Not too long ago, I noticed a guy sitting by the pond watching his black lab out in the water. The dog wasn’t far from shore – but still the water barely came up to his dog knees. That’s when I realized the ponds are a lot shallower than they look. They must be silted full.
Sure enough, a couple weeks ago, as I rode to work, I noticed an orange temporary fence around the pond and machines installing huge sheets of plywood, making a road to the water’s edge on the other side of the pond. Then, some workers started visiting the pond all day and night, using big portable pumps to empty the water out.
Then came in the giant shovel machines to scoop out the black muck. It was so vile and watery they had to lime it and then stir the mix with the long arms of the shovel buckets to stabilize it enough to scoop it into waiting trucks. The smell was awful – that mud had a lot of grass clippings, trash, and who knows what mixed with it and it had been sitting down there underwater for years.
One day there was an elderly woman sitting on a bench with her tiny dog held in her lap. They both were watching the machines work – unbothered by the smell of the muck and the diesel fumes from the straining engines. Everybody else seemed to be ignoring the scene.
Finally, they seem to have finished. I wondered what the bottom of the ponds would be like – they were too big to be concrete lined. I forgot that there is caliche limestone only a few feet below the surface (that’s why nobody in Dallas has a basement) and it looks like they scooped some of the rock out (it isn’t very strong) when they made the ponds – making big oval saucer-shaped indentations in the earth.

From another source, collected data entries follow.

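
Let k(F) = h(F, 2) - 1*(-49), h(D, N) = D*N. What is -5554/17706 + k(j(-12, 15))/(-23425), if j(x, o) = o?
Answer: -65750612/207381525 ≈ -0.31705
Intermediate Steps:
k(F) = 49 + 2*F (k(F) = F*2 - 1*(-49) = 2*F + 49 = 49 + 2*F)
-5554/17706 + k(j(-12, 15))/(-23425) = -5554/17706 + (49 + 2*15)/(-23425) = -5554*1/17706 + (49 + 30)*(-1/23425) = -2777/8853 + 79*(-1/23425) = -2777/8853 - 79/23425 = -65750612/207381525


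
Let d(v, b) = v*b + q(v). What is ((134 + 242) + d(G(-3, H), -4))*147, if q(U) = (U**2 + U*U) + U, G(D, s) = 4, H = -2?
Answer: 58212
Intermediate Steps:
q(U) = U + 2*U**2 (q(U) = (U**2 + U**2) + U = 2*U**2 + U = U + 2*U**2)
d(v, b) = b*v + v*(1 + 2*v) (d(v, b) = v*b + v*(1 + 2*v) = b*v + v*(1 + 2*v))
((134 + 242) + d(G(-3, H), -4))*147 = ((134 + 242) + 4*(1 - 4 + 2*4))*147 = (376 + 4*(1 - 4 + 8))*147 = (376 + 4*5)*147 = (376 + 20)*147 = 396*147 = 58212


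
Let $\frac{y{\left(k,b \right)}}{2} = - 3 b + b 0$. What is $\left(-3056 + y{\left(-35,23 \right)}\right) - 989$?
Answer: $-4183$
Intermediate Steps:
$y{\left(k,b \right)} = - 6 b$ ($y{\left(k,b \right)} = 2 \left(- 3 b + b 0\right) = 2 \left(- 3 b + 0\right) = 2 \left(- 3 b\right) = - 6 b$)
$\left(-3056 + y{\left(-35,23 \right)}\right) - 989 = \left(-3056 - 138\right) - 989 = -3194 - 989 = -4183$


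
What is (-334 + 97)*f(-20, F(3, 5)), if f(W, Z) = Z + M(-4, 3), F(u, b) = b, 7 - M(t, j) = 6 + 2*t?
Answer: -3318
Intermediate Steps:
M(t, j) = 1 - 2*t (M(t, j) = 7 - (6 + 2*t) = 7 + (-6 - 2*t) = 1 - 2*t)
f(W, Z) = 9 + Z (f(W, Z) = Z + (1 - 2*(-4)) = Z + (1 + 8) = Z + 9 = 9 + Z)
(-334 + 97)*f(-20, F(3, 5)) = (-334 + 97)*(9 + 5) = -237*14 = -3318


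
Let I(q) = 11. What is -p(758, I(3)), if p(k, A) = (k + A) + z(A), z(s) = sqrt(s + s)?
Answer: -769 - sqrt(22) ≈ -773.69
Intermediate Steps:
z(s) = sqrt(2)*sqrt(s) (z(s) = sqrt(2*s) = sqrt(2)*sqrt(s))
p(k, A) = A + k + sqrt(2)*sqrt(A) (p(k, A) = (k + A) + sqrt(2)*sqrt(A) = (A + k) + sqrt(2)*sqrt(A) = A + k + sqrt(2)*sqrt(A))
-p(758, I(3)) = -(11 + 758 + sqrt(2)*sqrt(11)) = -(11 + 758 + sqrt(22)) = -(769 + sqrt(22)) = -769 - sqrt(22)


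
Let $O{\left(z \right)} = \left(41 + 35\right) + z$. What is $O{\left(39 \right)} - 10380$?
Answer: $-10265$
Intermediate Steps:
$O{\left(z \right)} = 76 + z$
$O{\left(39 \right)} - 10380 = \left(76 + 39\right) - 10380 = 115 - 10380 = -10265$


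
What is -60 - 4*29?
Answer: -176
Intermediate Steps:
-60 - 4*29 = -60 - 116 = -176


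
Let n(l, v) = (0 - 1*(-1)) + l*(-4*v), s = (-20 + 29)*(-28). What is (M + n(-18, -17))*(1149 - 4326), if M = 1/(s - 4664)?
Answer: 19100978613/4916 ≈ 3.8855e+6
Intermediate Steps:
s = -252 (s = 9*(-28) = -252)
M = -1/4916 (M = 1/(-252 - 4664) = 1/(-4916) = -1/4916 ≈ -0.00020342)
n(l, v) = 1 - 4*l*v (n(l, v) = (0 + 1) - 4*l*v = 1 - 4*l*v)
(M + n(-18, -17))*(1149 - 4326) = (-1/4916 + (1 - 4*(-18)*(-17)))*(1149 - 4326) = (-1/4916 + (1 - 1224))*(-3177) = (-1/4916 - 1223)*(-3177) = -6012269/4916*(-3177) = 19100978613/4916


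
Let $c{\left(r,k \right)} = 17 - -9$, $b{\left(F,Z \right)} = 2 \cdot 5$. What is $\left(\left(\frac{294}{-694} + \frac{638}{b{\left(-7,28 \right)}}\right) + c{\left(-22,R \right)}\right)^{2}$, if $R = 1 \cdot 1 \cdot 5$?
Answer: $\frac{24046084624}{3010225} \approx 7988.1$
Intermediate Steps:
$b{\left(F,Z \right)} = 10$
$R = 5$ ($R = 1 \cdot 5 = 5$)
$c{\left(r,k \right)} = 26$ ($c{\left(r,k \right)} = 17 + 9 = 26$)
$\left(\left(\frac{294}{-694} + \frac{638}{b{\left(-7,28 \right)}}\right) + c{\left(-22,R \right)}\right)^{2} = \left(\left(\frac{294}{-694} + \frac{638}{10}\right) + 26\right)^{2} = \left(\left(294 \left(- \frac{1}{694}\right) + 638 \cdot \frac{1}{10}\right) + 26\right)^{2} = \left(\left(- \frac{147}{347} + \frac{319}{5}\right) + 26\right)^{2} = \left(\frac{109958}{1735} + 26\right)^{2} = \left(\frac{155068}{1735}\right)^{2} = \frac{24046084624}{3010225}$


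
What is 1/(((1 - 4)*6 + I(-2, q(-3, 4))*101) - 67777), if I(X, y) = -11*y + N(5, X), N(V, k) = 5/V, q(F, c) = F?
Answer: -1/64361 ≈ -1.5537e-5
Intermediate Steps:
I(X, y) = 1 - 11*y (I(X, y) = -11*y + 5/5 = -11*y + 5*(⅕) = -11*y + 1 = 1 - 11*y)
1/(((1 - 4)*6 + I(-2, q(-3, 4))*101) - 67777) = 1/(((1 - 4)*6 + (1 - 11*(-3))*101) - 67777) = 1/((-3*6 + (1 + 33)*101) - 67777) = 1/((-18 + 34*101) - 67777) = 1/((-18 + 3434) - 67777) = 1/(3416 - 67777) = 1/(-64361) = -1/64361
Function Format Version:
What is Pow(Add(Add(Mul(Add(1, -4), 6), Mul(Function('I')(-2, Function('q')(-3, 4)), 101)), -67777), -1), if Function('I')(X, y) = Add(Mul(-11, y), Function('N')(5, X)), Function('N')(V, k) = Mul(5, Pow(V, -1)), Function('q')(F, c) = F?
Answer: Rational(-1, 64361) ≈ -1.5537e-5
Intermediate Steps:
Function('I')(X, y) = Add(1, Mul(-11, y)) (Function('I')(X, y) = Add(Mul(-11, y), Mul(5, Pow(5, -1))) = Add(Mul(-11, y), Mul(5, Rational(1, 5))) = Add(Mul(-11, y), 1) = Add(1, Mul(-11, y)))
Pow(Add(Add(Mul(Add(1, -4), 6), Mul(Function('I')(-2, Function('q')(-3, 4)), 101)), -67777), -1) = Pow(Add(Add(Mul(Add(1, -4), 6), Mul(Add(1, Mul(-11, -3)), 101)), -67777), -1) = Pow(Add(Add(Mul(-3, 6), Mul(Add(1, 33), 101)), -67777), -1) = Pow(Add(Add(-18, Mul(34, 101)), -67777), -1) = Pow(Add(Add(-18, 3434), -67777), -1) = Pow(Add(3416, -67777), -1) = Pow(-64361, -1) = Rational(-1, 64361)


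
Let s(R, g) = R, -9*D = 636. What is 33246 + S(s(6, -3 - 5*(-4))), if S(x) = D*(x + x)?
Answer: 32398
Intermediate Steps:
D = -212/3 (D = -1/9*636 = -212/3 ≈ -70.667)
S(x) = -424*x/3 (S(x) = -212*(x + x)/3 = -424*x/3)
33246 + S(s(6, -3 - 5*(-4))) = 33246 - 424/3*6 = 33246 - 848 = 32398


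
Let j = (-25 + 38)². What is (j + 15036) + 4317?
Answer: 19522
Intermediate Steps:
j = 169 (j = 13² = 169)
(j + 15036) + 4317 = (169 + 15036) + 4317 = 15205 + 4317 = 19522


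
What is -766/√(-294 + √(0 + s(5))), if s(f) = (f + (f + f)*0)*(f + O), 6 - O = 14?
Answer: -766/√(-294 + I*√15) ≈ -0.29422 + 44.671*I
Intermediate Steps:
O = -8 (O = 6 - 1*14 = 6 - 14 = -8)
s(f) = f*(-8 + f) (s(f) = (f + (f + f)*0)*(f - 8) = (f + (2*f)*0)*(-8 + f) = (f + 0)*(-8 + f) = f*(-8 + f))
-766/√(-294 + √(0 + s(5))) = -766/√(-294 + √(0 + 5*(-8 + 5))) = -766/√(-294 + √(0 + 5*(-3))) = -766/√(-294 + √(0 - 15)) = -766/√(-294 + √(-15)) = -766/√(-294 + I*√15)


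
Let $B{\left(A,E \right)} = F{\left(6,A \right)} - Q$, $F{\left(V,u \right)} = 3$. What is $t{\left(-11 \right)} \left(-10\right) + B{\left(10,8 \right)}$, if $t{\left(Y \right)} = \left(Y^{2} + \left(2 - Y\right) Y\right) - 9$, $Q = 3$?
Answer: $310$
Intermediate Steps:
$B{\left(A,E \right)} = 0$ ($B{\left(A,E \right)} = 3 - 3 = 0$)
$t{\left(Y \right)} = -9 + Y^{2} + Y \left(2 - Y\right)$ ($t{\left(Y \right)} = \left(Y^{2} + Y \left(2 - Y\right)\right) - 9 = -9 + Y^{2} + Y \left(2 - Y\right)$)
$t{\left(-11 \right)} \left(-10\right) + B{\left(10,8 \right)} = \left(-9 + 2 \left(-11\right)\right) \left(-10\right) + 0 = \left(-9 - 22\right) \left(-10\right) + 0 = \left(-31\right) \left(-10\right) + 0 = 310 + 0 = 310$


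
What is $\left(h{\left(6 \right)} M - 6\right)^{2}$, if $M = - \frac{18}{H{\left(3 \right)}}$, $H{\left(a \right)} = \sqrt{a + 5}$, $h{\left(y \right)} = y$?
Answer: $1494 + 324 \sqrt{2} \approx 1952.2$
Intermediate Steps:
$H{\left(a \right)} = \sqrt{5 + a}$
$M = - \frac{9 \sqrt{2}}{2}$ ($M = - \frac{18}{\sqrt{5 + 3}} = - \frac{18}{\sqrt{8}} = - \frac{18}{2 \sqrt{2}} = - 18 \frac{\sqrt{2}}{4} = - \frac{9 \sqrt{2}}{2} \approx -6.364$)
$\left(h{\left(6 \right)} M - 6\right)^{2} = \left(6 \left(- \frac{9 \sqrt{2}}{2}\right) - 6\right)^{2} = \left(- 27 \sqrt{2} - 6\right)^{2} = \left(-6 - 27 \sqrt{2}\right)^{2}$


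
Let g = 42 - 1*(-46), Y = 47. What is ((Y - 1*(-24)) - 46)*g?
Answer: 2200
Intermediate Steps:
g = 88 (g = 42 + 46 = 88)
((Y - 1*(-24)) - 46)*g = ((47 - 1*(-24)) - 46)*88 = ((47 + 24) - 46)*88 = (71 - 46)*88 = 25*88 = 2200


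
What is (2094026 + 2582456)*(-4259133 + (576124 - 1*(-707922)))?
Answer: -13912940803934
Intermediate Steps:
(2094026 + 2582456)*(-4259133 + (576124 - 1*(-707922))) = 4676482*(-4259133 + (576124 + 707922)) = 4676482*(-4259133 + 1284046) = 4676482*(-2975087) = -13912940803934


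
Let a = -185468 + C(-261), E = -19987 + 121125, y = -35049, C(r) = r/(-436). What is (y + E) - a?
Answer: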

The equipment is being loaded up – I guess they will start letting the ponds fill in now. The calendar says fall – but it’s still summer here in Texas – not sure how long until we get enough rain… we’ll see. When they are filled I guess they will look exactly the same as they did before. Deep water looks just like shallow.
“Have you also learned that secret from the river; that there is no such thing as time?” That the river is everywhere at the same time, at the source and at the mouth, at the waterfall, at the ferry, at the current, in the ocean and in the mountains, everywhere and that the present only exists for it, not the shadow of the past nor the shadow of the future.”
I have written about it, here, many times before – All my live I have always wanted to live on a creek lot. For the last decade or so I do, sort of… it is more of a ditch lot – the creek is tamed into a straight line in the middle of the block, exactly between property lines. No natural watercourse flows in a straight line.
It is tamed in terms of location and direction… but not in terms of flow. Usually a quiet narrow strip of water barely moving, when it rains the water rises and becomes violent.
The last storm (not the big one, a couple days later) I took some photos from the Yale Street Bridge right when the rain ended and again, the next morning.
The crazy thing how fast this transformation occurs. Despite the buffering of the flood control ponds upstream during a thunder-boomer the water will come down in a wall and the creek will rise in seconds. When it ends the water drops almost as fast, leaving only a line of detritus as a reminder of the violence that was there minutes before.
These are by no means photographs taken under extreme conditions. That little bit of water visible in the before photos will almost completely dry up in July and August, evaporated under the deadly Dallas Texas summer sun and inevitable drought. This was only an ordinary spring thunderstorm, I’ve seen the water significantly higher (over the bike trail, for instance). I simply can’t get a photograph of that because of darkness and/or fear.